All of this points to a good game tomorrow! Maybe I should just watch it!

 

 

Scott Adams, careers and correlation

I’ve written here earlier about how much I’ve been influenced by Scott Adams’s career advice about “being in top quartile of two or more things“.  To recap, this is what Adams wrote nearly ten years back:

If you want an average successful life, it doesn’t take much planning. Just stay out of trouble, go to school, and apply for jobs you might like. But if you want something extraordinary, you have two paths:

1. Become the best at one specific thing.
2. Become very good (top 25%) at two or more things.

The first strategy is difficult to the point of near impossibility. Few people will ever play in the NBA or make a platinum album. I don’t recommend anyone even try.

Having implemented this to various degrees of success over the last 5-6 years, I propose a small correction – basically to follow the second strategy that Adams has mentioned, you need to take correlation into account.

Basically there’s no joy in becoming very good (top 25%) at two or more correlated things. For example, if you think you’re in the top 25% in terms of “maths and physics” or “maths and computer science” there’s not so much joy because these are correlated skills. Lots of people who are very good at maths are also very good at physics or computer science. So there is nothing special in being very good at such a combination.

Why Adams succeeded was that he was very good at 2-3 things that are largely uncorrelated – drawing, telling jokes and understanding corporate politics are not very correlated to each other. So the combination of these three skills of his was rather unique to find, and their combination resulted in the wildly successful Dilbert.

So the key is this – in order to be wildly successful, you need to be very good (top 25%) at two or three things that are not positively correlated with each other (either orthogonal or negative correlation works). That ensures that if you can put them together, you can offer something that very few others can offer.

Then again, the problem there is that the market for this combination of skills will be highly illiquid – low supply means people who might demand such combinations would have adapted to make do with some easier to find substitute, so demand is lower, and so on. So in that sense, again, it’s a massive hit-or-miss!

Writing and depression

It is now a well-documented fact (that I’m too lazy to google and provide links) that there exists a relationship between mental illness and creative professions such as writing.

Most pieces that talk about this relationship draw the causality in one way – that the mental illness helped the writer (or painter or filmmaker or whoever) focus and channel emotions into the product.

Having taken treatment for depression in the past, and having just finished a manuscript of a book, I might tend to agree that there exists a relationship between creativity and depression. However, I wonder if the causality runs the other way.

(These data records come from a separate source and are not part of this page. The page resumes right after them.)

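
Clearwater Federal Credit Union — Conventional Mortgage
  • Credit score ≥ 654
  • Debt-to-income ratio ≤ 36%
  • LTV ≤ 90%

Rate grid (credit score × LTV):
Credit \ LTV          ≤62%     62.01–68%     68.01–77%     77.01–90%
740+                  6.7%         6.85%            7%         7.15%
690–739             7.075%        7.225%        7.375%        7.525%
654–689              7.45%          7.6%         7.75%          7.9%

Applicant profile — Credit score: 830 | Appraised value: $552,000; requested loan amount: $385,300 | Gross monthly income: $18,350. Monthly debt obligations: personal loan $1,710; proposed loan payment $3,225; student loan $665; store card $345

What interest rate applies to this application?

7%

Credit score 830 ≥ 654; Total monthly debts = (1,710 + 3,225 + 665 + 345) = 5,945. Debt-to-income = 5,945/18,350 = 32.4% — meets 36% limit
Loan-to-value = 385,300/552,000 = 69.8% — pass (90% max)
Credit 830 → row 740+; LTV 69.8% → column 68.01–77%. Grid cell → 7%.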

I’ve mentioned here a couple of months back that writing a book is hard because you are working months together with little tangible feedback, and there’s a real possibility that it might flop miserably. Soncequently, you put fight to make the product as good as you can.

In the absence of feedback, you are your greatest critic, and you read, and re-read what you’ve written; you edit, and re-edit your passages until you’re convinced that they’re as good as they can be.

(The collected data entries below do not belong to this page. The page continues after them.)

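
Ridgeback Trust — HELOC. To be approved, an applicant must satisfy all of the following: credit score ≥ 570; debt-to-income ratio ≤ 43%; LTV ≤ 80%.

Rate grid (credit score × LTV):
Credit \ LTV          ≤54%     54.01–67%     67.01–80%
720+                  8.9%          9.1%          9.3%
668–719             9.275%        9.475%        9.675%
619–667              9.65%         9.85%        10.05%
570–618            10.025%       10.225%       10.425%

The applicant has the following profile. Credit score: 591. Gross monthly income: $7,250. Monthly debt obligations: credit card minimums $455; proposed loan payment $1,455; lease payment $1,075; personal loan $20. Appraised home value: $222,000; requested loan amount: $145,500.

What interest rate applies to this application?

10.225%

Credit score 591 ≥ 570; Total monthly debts = (455 + 1,455 + 1,075 + 20) = 3,005. DTI = 3,005/7,250 = 41.4% ≤ 43%
LTV = 145,500/222,000 = 65.5% ≤ 80%
Credit 591 → row 570–618; LTV 65.5% → column 54.01–67%. Grid cell → 10.225%.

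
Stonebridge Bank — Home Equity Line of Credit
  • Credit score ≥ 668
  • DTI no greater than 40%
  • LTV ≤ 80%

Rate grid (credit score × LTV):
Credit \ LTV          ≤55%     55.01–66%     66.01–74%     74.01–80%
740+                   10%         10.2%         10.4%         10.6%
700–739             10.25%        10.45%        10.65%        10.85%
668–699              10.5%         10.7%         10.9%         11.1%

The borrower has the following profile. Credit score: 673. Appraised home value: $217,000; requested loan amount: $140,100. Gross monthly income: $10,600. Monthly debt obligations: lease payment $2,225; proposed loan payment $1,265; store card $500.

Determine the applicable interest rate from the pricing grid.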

You get obsessed with your product. You start thinking that if it’s not perfect it is all doomed. You downplay the (rather large) random component that might affect the success of the product, and instead focus on making it as perfect as you can.

And this obsession can drive you mad. There are days when you sit with your manuscript and feel useless. There are times when you want to chuck months’ effort down the drain. And that depresses you. And affects other parts of your life, mostly negatively!

Again it’s rather early that I’m writing this blog post now – at a time when I’m yet to start marketing my book to publishers. However, it’s important that I document this relationship and causality now – before either spectacular success or massive failure take me over!